Lily in NYC* December 1, 2017 at 12:59 pm Oh, I get it – I think we all “overthink” in these situations. And remember that being the final candidate several times means you are doing something right. It’s so much harder at the director level. I hope you get the job!
Anion* December 1, 2017 at 2:48 pm Best of luck to you! Please keep us posted if you can. And I know that at pretty much every place I or (especially) my husband has worked, they tend to put off decisions or actions until after the holidays and the end of the year. It’s possible they listed a Jan 8 starting date just to indicate it would be after the new year, but actually mean that’s when they’ll be making the decision or something like that, too. I’m crossing my fingers for you. :-)
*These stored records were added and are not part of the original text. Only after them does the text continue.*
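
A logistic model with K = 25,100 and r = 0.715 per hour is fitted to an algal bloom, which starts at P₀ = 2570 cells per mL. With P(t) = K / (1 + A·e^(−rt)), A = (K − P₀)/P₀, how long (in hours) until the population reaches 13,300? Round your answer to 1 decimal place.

A = (25100 − 2570)/2570 = 8.76654
13300 = 25100/(1 + 8.76654·e^(−0.715t)) → 1 + 8.76654·e^(−0.715t) = 1.88722
e^(−0.715t) = 0.101205 → t = ln(9.88093)/0.715 = 2.29061/0.715

t ≈ 3.2 hours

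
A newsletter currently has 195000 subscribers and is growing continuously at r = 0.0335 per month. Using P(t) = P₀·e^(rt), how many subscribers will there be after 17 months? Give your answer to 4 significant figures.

≈ 344,600 subscribers

P(17) = 195000 · e^(0.0335·17) = 195000 · e^(0.5695)
= 195000 · 1.76738 ≈ 344639.71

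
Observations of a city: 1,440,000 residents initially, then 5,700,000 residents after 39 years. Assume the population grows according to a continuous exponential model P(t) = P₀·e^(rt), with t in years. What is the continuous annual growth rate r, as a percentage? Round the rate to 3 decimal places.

5700000 = 1440000 · e^(r·39)
e^(39r) = 5700000/1440000 = 3.95833
r = ln(3.95833) / 39 = 1.37582 / 39

r ≈ 3.528% per year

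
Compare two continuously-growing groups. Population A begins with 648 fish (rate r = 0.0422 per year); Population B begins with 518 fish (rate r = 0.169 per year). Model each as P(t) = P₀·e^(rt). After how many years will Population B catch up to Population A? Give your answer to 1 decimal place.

t ≈ 1.8 years

648·e^(0.0422t) = 518·e^(0.169t)
648/518 = e^((0.169 − 0.0422)t) → ln(1.25097) = 0.1268·t
t = 0.22392 / 0.1268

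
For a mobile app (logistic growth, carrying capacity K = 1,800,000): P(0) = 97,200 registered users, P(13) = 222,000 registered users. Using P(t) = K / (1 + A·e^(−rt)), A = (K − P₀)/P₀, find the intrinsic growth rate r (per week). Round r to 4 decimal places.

r ≈ 0.0694 per week

A = (1800000 − 97200)/97200 = 17.51852
222000 = 1800000/(1 + 17.51852·e^(−r·13)) → e^(−13r) = (8.10811 − 1)/17.51852 = 0.405748
r = −ln(0.405748)/13 = 0.90202/13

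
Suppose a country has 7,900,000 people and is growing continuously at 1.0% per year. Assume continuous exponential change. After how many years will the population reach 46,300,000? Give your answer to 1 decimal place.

t ≈ 176.8 years

46300000 = 7900000 · e^(0.01·t)
t = ln(46300000/7900000) / 0.01 = ln(5.86076) / 0.01 = 1.76828 / 0.01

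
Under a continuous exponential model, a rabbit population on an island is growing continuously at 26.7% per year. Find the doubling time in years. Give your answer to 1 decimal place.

doubling time ≈ 2.6 years

doubling time = ln(2) / |r| = 0.69315 / 0.267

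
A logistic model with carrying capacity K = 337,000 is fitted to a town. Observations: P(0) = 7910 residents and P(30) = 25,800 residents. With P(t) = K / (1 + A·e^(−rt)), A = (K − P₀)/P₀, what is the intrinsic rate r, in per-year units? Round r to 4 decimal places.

r ≈ 0.0413 per year

A = (337000 − 7910)/7910 = 41.6043
25800 = 337000/(1 + 41.6043·e^(−r·30)) → e^(−30r) = (13.06202 − 1)/41.6043 = 0.289922
r = −ln(0.289922)/30 = 1.23814/30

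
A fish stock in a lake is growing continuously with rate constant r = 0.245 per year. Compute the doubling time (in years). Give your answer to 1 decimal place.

doubling time ≈ 2.8 years

doubling time = ln(2) / |r| = 0.69315 / 0.245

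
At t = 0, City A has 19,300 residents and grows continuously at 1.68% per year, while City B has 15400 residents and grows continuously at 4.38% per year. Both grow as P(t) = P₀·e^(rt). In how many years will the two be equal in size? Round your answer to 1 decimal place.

19300·e^(0.0168t) = 15400·e^(0.0438t)
19300/15400 = e^((0.0438 − 0.0168)t) → ln(1.25325) = 0.027·t
t = 0.22574 / 0.027

t ≈ 8.4 years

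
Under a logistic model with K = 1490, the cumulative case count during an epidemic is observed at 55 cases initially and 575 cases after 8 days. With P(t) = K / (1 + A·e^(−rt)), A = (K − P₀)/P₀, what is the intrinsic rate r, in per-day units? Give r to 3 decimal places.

A = (1490 − 55)/55 = 26.09091
575 = 1490/(1 + 26.09091·e^(−r·8)) → e^(−8r) = (2.5913 − 1)/26.09091 = 0.060991
r = −ln(0.060991)/8 = 2.79703/8

r ≈ 0.350 per day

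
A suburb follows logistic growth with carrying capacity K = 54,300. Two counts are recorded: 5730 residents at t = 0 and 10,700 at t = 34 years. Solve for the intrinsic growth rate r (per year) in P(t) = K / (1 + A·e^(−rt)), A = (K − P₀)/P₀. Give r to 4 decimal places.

r ≈ 0.0215 per year

A = (54300 − 5730)/5730 = 8.47644
10700 = 54300/(1 + 8.47644·e^(−r·34)) → e^(−34r) = (5.07477 − 1)/8.47644 = 0.480717
r = −ln(0.480717)/34 = 0.73248/34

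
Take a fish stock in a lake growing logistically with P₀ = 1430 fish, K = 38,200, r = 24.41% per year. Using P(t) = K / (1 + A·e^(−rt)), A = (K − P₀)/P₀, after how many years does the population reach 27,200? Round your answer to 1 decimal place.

t ≈ 17.0 years

A = (38200 − 1430)/1430 = 25.71329
27200 = 38200/(1 + 25.71329·e^(−0.2441t)) → 1 + 25.71329·e^(−0.2441t) = 1.40441
e^(−0.2441t) = 0.015728 → t = ln(63.58195)/0.2441 = 4.15233/0.2441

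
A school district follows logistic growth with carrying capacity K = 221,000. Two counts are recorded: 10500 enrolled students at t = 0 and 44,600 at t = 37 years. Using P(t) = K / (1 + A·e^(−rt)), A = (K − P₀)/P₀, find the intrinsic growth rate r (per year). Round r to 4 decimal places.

r ≈ 0.0439 per year

A = (221000 − 10500)/10500 = 20.04762
44600 = 221000/(1 + 20.04762·e^(−r·37)) → e^(−37r) = (4.95516 − 1)/20.04762 = 0.197288
r = −ln(0.197288)/37 = 1.62309/37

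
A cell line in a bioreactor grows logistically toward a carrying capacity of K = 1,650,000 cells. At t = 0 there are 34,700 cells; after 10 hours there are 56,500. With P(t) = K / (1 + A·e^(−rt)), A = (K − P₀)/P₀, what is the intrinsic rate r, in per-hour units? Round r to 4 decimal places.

A = (1650000 − 34700)/34700 = 46.55043
56500 = 1650000/(1 + 46.55043·e^(−r·10)) → e^(−10r) = (29.20354 − 1)/46.55043 = 0.605871
r = −ln(0.605871)/10 = 0.50109/10

r ≈ 0.0501 per hour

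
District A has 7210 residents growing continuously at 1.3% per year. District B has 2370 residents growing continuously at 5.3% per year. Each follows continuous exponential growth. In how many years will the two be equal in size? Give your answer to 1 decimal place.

t ≈ 27.8 years

7210·e^(0.013t) = 2370·e^(0.053t)
7210/2370 = e^((0.053 − 0.013)t) → ln(3.04219) = 0.04·t
t = 1.11258 / 0.04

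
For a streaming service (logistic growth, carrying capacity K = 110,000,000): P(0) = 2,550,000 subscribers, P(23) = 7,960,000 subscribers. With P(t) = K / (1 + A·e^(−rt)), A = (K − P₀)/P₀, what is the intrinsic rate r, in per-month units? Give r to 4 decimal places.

r ≈ 0.0517 per month

A = (110000000 − 2550000)/2550000 = 42.13725
7960000 = 110000000/(1 + 42.13725·e^(−r·23)) → e^(−23r) = (13.8191 − 1)/42.13725 = 0.304222
r = −ln(0.304222)/23 = 1.19/23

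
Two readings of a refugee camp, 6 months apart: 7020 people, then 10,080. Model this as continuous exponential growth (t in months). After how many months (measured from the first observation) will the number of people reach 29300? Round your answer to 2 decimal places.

r = ln(10080/7020) / 6 ≈ 0.060298 per month
t = ln(29300/7020) / r = 1.42882 / 0.060298 ≈ 23.696

t ≈ 23.70 months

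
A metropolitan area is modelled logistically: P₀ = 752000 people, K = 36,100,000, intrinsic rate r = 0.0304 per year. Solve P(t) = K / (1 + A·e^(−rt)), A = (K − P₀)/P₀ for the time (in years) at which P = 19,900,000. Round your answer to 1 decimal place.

A = (36100000 − 752000)/752000 = 47.00532
19900000 = 36100000/(1 + 47.00532·e^(−0.0304t)) → 1 + 47.00532·e^(−0.0304t) = 1.81407
e^(−0.0304t) = 0.017319 → t = ln(57.7411)/0.0304 = 4.05597/0.0304

t ≈ 133.4 years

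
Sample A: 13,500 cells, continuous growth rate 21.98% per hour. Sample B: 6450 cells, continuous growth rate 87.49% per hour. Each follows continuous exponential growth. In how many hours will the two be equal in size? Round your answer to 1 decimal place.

13500·e^(0.2198t) = 6450·e^(0.8749t)
13500/6450 = e^((0.8749 − 0.2198)t) → ln(2.09302) = 0.6551·t
t = 0.73861 / 0.6551

t ≈ 1.1 hours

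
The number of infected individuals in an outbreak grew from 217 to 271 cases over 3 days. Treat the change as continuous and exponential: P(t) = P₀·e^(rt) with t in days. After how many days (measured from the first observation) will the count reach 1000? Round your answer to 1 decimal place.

r = ln(271/217) / 3 ≈ 0.074074 per day
t = ln(1000/217) / r = 1.52786 / 0.074074 ≈ 20.626

t ≈ 20.6 days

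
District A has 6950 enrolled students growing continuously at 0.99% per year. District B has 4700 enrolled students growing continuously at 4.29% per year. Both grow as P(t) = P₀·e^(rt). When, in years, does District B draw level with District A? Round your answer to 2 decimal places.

6950·e^(0.0099t) = 4700·e^(0.0429t)
6950/4700 = e^((0.0429 − 0.0099)t) → ln(1.47872) = 0.033·t
t = 0.39118 / 0.033

t ≈ 11.85 years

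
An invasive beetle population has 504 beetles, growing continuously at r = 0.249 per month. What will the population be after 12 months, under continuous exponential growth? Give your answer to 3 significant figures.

P(12) = 504 · e^(0.249·12) = 504 · e^(2.988)
= 504 · 19.84595 ≈ 10002.36

≈ 10,000 beetles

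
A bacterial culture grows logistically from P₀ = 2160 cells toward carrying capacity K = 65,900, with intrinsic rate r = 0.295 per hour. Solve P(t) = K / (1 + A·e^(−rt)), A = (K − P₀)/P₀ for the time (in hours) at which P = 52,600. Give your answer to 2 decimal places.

t ≈ 16.13 hours

A = (65900 − 2160)/2160 = 29.50926
52600 = 65900/(1 + 29.50926·e^(−0.295t)) → 1 + 29.50926·e^(−0.295t) = 1.25285
e^(−0.295t) = 0.008569 → t = ln(116.70579)/0.295 = 4.75966/0.295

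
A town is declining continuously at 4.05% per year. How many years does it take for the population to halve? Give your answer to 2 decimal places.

half-life = ln(2) / |r| = 0.69315 / 0.0405

half-life ≈ 17.11 years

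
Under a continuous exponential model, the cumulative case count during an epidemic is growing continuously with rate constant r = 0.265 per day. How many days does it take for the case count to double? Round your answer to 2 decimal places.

doubling time = ln(2) / |r| = 0.69315 / 0.265

doubling time ≈ 2.62 days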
Bess* December 1, 2017 at 4:52 pm Two weeks, especially with a holiday, and especially nearing Christmas and New Year’s, is really no time at all for hiring. November and December seem to really melt away when everyone starts taking vacations, big projects come due, yearly budgets are sometimes being hashed out, and people and their families start to get SIIIIIIIICK. I’d do the “file it away” thing and try to treat it like a success that you’ve gotten as far as you have, if that helps keep some wind in your sails. Because it is a success!
CS Rep By Day, Writer By Night* December 1, 2017 at 11:24 am About a year ago our company introduced a new compliance process, hiring a team of 12 admins to handle case management. It was a huge undertaking that took a lot of time for our customers to get used to, but it eventually proved to increwase compliance greatlt and became a selling point for the business. Then a few months ago we were tasked by corporate to trim and non-revenue generating processes, and this one was one of the big ones because the costs were all out of pocket. Without even notifying the customers that a change was in the air, they laid off the entire department and called the customers to basically say “We’re not doing this anymore, and if you want the benefits of the process you’ll have to take it on internally. Needless to say the customers have uniformly balked and threatened to take their business elsewhere, so management backtracked and said that they’d give the customers along lead time before ending the process after all, so they can investigate if they have the resources on their end to take the process over (which is what us customer-facing folks recommended and were summarily dismissed). The only problem is that everyone who did that process is gone now, and we’re in a hiring freeze so we can’t get them back. So we’re just kind of…not doing it, even though we;ve told the customers it’s business as usual for now. It’s a house of cards and I’m just wanting for the whole thing to collapse, which based on the volume should be Jan-Feb sometime.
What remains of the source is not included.